The thing is that the behavior is so bizarre in so many ways. One minute he’s fine and the next he’s melting. One second you’re praising him for his positive behavior, and the next you’re pulling walking away from a tantrum. He is so convinced that he’s going to be wronged by some one or something, that he’ll act out before the offense occurs. But that is the reaction of a child who has constantly been hurt. And as I was reminded today, we haven’t been around all that long. Two years is nothing when you look at trying to repair the bridges of his mind and heart that were never built in early development. And that’s what we’re doing. What is terrifying is knowing that we may not ever be able to fully build the structures that were missed or formed on faulty foundation. I don’t know if the entirety of what we’re working with is genetic or a lack of attention when it was needed.

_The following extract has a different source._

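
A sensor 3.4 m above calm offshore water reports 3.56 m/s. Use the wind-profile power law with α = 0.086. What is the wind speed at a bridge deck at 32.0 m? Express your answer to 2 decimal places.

4.32 m/s

Power-law profile: V₂ = V₁ · (z₂/z₁)^α
V₂ = 3.56 × (32.0/3.4)^0.086 = 3.56 × (9.4118)^0.086
    = 3.56 × 1.2127 = 4.3170 m/s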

I just want him to be happy, and some times he is. When he is, those bright blue eyes shine and his cheeks are rosy red. He’s got a laugh that makes the world smile. But those glimpses of the boy who he could be, the boy who he was meant to be, get lost in the fear of the boy he struggles not to be. And it breaks my heart. It kills me when he says that the kids at school were unkind, because it often falls back to his behaviors towards them. Or when he gets in trouble on the bus or playground because he’s with older boys who tell him to do things and he so desperately wants to be liked, he’s an easy mark. Yet he is so incredibly genuine.
I’ve looked into so many different things to make his life easier, happier, and so often I am at a loss (as is his kindergarten teacher). So I pray. And I pray. And I pray. Please God, give him peace. Please God, give him strength. Please God, let him know that he is love. Please God, let him feel safe. Please God, let him know that we will never leave. Please God….just please. I am not an architect. I can’t rebuild what was placed on sand, but I know that God can. So I put my faith in him, and my little boy in His capable hands. And I pray.
So if you have a minute, and you wouldn’t mind sending a word upstairs for us, keep my little man in your thoughts.